Property
Property Sector - 1QCY25 Earnings Review: Optimistic Outlook Amid Mixed Results
Fri, 06-Jun-2025 07:05 am
by Research Team • Apex Research

  • Overall results were mixed, with only AME’s CNP coming in within expectations. MATRIX and SKYWLD outperformed, while LAGENDA underperformed. 

  • We expect flattish to marginal qoq earnings growth in the upcoming quarter, supported by higher unbilled sales and a steady pipeline of project launches throughout the year.

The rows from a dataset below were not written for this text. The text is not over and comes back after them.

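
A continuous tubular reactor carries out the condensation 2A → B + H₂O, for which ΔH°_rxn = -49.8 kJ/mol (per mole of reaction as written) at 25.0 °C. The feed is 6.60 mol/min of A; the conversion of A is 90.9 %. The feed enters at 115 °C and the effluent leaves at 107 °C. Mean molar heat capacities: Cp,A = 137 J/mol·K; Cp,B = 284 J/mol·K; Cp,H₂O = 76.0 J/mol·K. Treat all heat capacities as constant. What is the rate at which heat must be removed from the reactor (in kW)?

Q_out = 2.26 kW

Extent of reaction ξ = 0.909 × 6.60 / 2 = 2.9997 mol/min
Reaction term: ξ·ΔH°_rxn = 2.9997 × -49.8 = -149.39 kJ/min
Sensible, feed 115→25 °C: -81.378 kJ/min
Outlet flows (mol/min): A 0.6006, B 2.9997, H₂O 2.9997
Sensible, products 25→107 °C: 95.298 kJ/min
Q = ΔH = -135.46 kJ/min = -2.2577 kW
Heat removed = 2.2577 kW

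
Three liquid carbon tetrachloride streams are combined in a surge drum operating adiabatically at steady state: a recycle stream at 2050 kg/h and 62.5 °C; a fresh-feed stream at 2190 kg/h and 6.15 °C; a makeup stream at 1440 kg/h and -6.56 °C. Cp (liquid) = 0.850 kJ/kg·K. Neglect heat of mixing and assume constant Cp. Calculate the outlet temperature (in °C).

Energy balance with Q = 0: Σ ṁᵢCp,ᵢ(T_out − Tᵢ) = 0
T_out = Σ ṁᵢCp,ᵢTᵢ / Σ ṁᵢCp,ᵢ
      = 112330 / 4828 = 23.265 °C

T_out = 23.3 °C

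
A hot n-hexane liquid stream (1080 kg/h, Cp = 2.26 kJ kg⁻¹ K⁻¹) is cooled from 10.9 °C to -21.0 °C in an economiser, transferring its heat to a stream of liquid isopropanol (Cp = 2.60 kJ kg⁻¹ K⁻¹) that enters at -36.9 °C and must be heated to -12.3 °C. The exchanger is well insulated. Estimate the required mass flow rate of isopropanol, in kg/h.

ṁ_c = 1220 kg/h

Heat released by hot stream: Q = 1080 × 2.26 × (10.9 − -21.0) = 77862 kJ/h
Energy balance on cold side (adiabatic exchanger): Q = ṁ_c·Cp_c·(T_c,out − T_c,in)
ṁ_c = 77862 / [2.60 × (-12.3 − -36.9)] = 1217.3 kg/h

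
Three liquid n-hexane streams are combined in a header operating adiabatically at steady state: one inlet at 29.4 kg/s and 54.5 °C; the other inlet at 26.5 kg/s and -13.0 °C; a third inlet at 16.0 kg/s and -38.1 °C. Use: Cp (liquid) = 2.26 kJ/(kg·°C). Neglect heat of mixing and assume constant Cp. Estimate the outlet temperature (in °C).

T_out = 9.02 °C

Adiabatic, steady state ⇒ Σ ṁᵢCp,ᵢ(T_out − Tᵢ) = 0
Σ ṁᵢCp,ᵢTᵢ = 29.4×2.26×54.5 + 26.5×2.26×-13.0 + 16.0×2.26×-38.1 = 1464.9
Σ ṁᵢCp,ᵢ = 29.4×2.26 + 26.5×2.26 + 16.0×2.26 = 162.49
T_out = 1464.9 / 162.49 = 9.0153 °C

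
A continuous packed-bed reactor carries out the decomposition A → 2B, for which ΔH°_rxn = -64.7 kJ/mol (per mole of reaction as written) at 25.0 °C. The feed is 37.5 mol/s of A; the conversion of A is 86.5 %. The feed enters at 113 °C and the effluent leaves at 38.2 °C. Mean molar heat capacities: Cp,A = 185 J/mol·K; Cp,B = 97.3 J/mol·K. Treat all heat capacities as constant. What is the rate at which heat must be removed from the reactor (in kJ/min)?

Extent of reaction ξ = 0.865 × 37.5 = 32.438 mol/s
Reaction term: ξ·ΔH°_rxn = 32.438 × -64.7 = -2098.7 kJ/s
Sensible, feed 113→25 °C: -610.5 kJ/s
Outlet flows (mol/s): A 5.0625, B 64.875
Sensible, products 25→38.2 °C: 95.685 kJ/s
Q = ΔH = -2613.5 kJ/s = -2613.5 kW
Heat removed = 156810 kJ/min

Q_out = 157000 kJ/min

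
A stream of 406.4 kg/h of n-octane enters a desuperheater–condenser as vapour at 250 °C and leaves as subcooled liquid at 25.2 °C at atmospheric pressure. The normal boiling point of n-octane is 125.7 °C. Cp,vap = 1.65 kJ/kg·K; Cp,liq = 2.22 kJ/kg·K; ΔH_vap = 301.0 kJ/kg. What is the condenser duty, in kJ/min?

vapour 250→125.7 °C: -205.09 kJ/kg
condensation at 125.7 °C: -301 kJ/kg
liquid 125.7→25.2 °C: -223.11 kJ/kg
Δh = -205.09 + -301 + -223.11 = -729.2 kJ/kg
Q = ṁ·Δh = 406.4 kg/h × -729.2 kJ/kg = -296350 kJ/h
|Q| = 82.319 kW = 4939.1 kJ/min

Q_c = 4940 kJ/min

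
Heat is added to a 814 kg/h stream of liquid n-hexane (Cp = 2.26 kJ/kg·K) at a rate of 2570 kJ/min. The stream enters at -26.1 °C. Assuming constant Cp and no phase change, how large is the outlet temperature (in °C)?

Q = 2570 kJ/min = 154200 kJ/h
ΔT = Q/(ṁ·Cp) = 154200/(814×2.26) = 83.821 K
T_out = -26.1 + 83.821 = 57.721 °C

T_out = 57.7 °C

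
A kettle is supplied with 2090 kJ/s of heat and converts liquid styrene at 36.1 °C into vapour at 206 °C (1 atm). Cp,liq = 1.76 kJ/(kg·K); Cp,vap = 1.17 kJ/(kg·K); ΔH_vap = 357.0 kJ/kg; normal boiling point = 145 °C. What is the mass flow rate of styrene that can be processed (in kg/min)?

Δh = 1.76×(145−36.1) + 357.0 + 1.17×(206−145) = 620.03 kJ/kg
Q = 2090 kJ/s = 2090 kJ/s = 125400 kJ/min
ṁ = Q/Δh = 125400 / 620.03 = 202.25 kg/min

ṁ = 202 kg/min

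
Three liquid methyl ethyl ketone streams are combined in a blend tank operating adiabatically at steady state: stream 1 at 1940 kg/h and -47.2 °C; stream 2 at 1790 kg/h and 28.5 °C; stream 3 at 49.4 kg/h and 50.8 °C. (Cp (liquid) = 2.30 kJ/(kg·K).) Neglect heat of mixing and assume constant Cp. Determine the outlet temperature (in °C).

T_out = -10.1 °C

Energy balance with Q = 0: Σ ṁᵢCp,ᵢ(T_out − Tᵢ) = 0
Σ ṁᵢCp,ᵢTᵢ = 1940×2.30×-47.2 + 1790×2.30×28.5 + 49.4×2.30×50.8 = -87500
Σ ṁᵢCp,ᵢ = 1940×2.30 + 1790×2.30 + 49.4×2.30 = 8692.6
T_out = -87500 / 8692.6 = -10.066 °C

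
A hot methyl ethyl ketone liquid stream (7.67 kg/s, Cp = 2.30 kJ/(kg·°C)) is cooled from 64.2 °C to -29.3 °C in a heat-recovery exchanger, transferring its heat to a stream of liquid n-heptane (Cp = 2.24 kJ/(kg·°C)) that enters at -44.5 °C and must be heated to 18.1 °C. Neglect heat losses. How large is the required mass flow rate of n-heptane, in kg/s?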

  • We upgrade our sector view from NEUTRAL to OVERWEIGHT on the property sector. We reiterate our BUY calls on AME (TP: RM1.92) and LAGENDA (TP: RM1.53), while upgrading MATRIX from HOLD to BUY with a revised target price of RM1.53 (from RM1.35). Meanwhile, we maintain a HOLD call on SKYWLD (TP: RM0.47) for now, pending clearer visibility on its sales recovery and earnings momentum.

 

Review. The property sector remained resilient in 1QCY25, with the four companies under our coverage delivering mixed results. MATRIX and SKYWLD exceeded expectations, driven by stronger revenue recognition from ongoing projects and cost savings from completed developments. AME met expectations with stable performance, while LAGENDA slightly underperformed once again, due to slower construction progress, higher finance costs and cost overrun from completed project.

 

QoQ. In 1QCY25, four property companies under our coverage delivered an aggregate marginal qoq increase of 3.3% in core net profit (CNP), primarily driven by positive contributions from LAGENDA and SKYWLD. The improvement was supported by higher revenue recognition from ongoing projects, the absence of major one-off expenses that impacted the prior quarter, and cost savings following project completions. Conversely, MATRIX experienced decline in CNP, impacted by increased operating expenses, while AME reported flat earnings qoq.

 

YoY. On a year-on-year (yoy) basis, aggregate CNP declined 14.6%, with AME being the sole contributor to growth at 37.7%. AME’s CNP improved on accelerated construction progress and higher rental income. The gains were insufficient to offset earnings contraction from SKYWLD and MATRIX. SKYWLD’s earnings contracted due to the absence of contributions from completed projects, while MATRIX was weighed down by higher operating expenses and higher finance costs stemming from its MVV land acquisition. Meanwhile, LAGENDA’s CNP remained flat yoy. 

 

Outlook. We expect all companies under our coverage to report flattish to marginal qoq earnings growth in the upcoming quarter. Despite greater revenue recognition from new launches, these gains are likely to erode by higher financing costs linked to pipeline expansion. AME, MATRIX, and LAGENDA will benefit from strong unbilled sales, enhancing earnings visibility. Meanwhile, SKYWLD is anticipated to see marginal gains in the early stages of new launches, partly offsetting the revenue decline from completed projects.

 

The property market remains saturated with mid-range products, leading to a buildup of overhang inventory. However, our coverage is focused mainly on landed homes, affordable housing, and industrial properties - segments that continue to enjoy strong demand. The strategic positioning places our covered developers in a favourable position. Furthermore, rising housing demand beyond Kuala Lumpur, driven by industrial growth in Johor and Penang, presents additional opportunities. Several companies under our coverage have expanded into these high-growth regions to capitalise on the spillover effect, supporting a positive outlook for the property sector.

 

Valuation & Recommendation. Under the recent earnings season, we have upgraded MATRIX to BUY (TP:RM1.53) from HOLD as we are more confident of the Group’s outlook following the maiden launch within the Malaysia Vision Valley. All in all, we upgrade our sector view from NEUTRAL to OVERWEIGHT on the Property sector as we see stronger earnings visibility, resilient demand in key segments, and sustained momentum in project launches. Our top pick for the sector is LAGENDA (TP: RM1.53), supported by strong demand for affordable housing and attractive dividend yield of c.6% for FY25F-FY26F.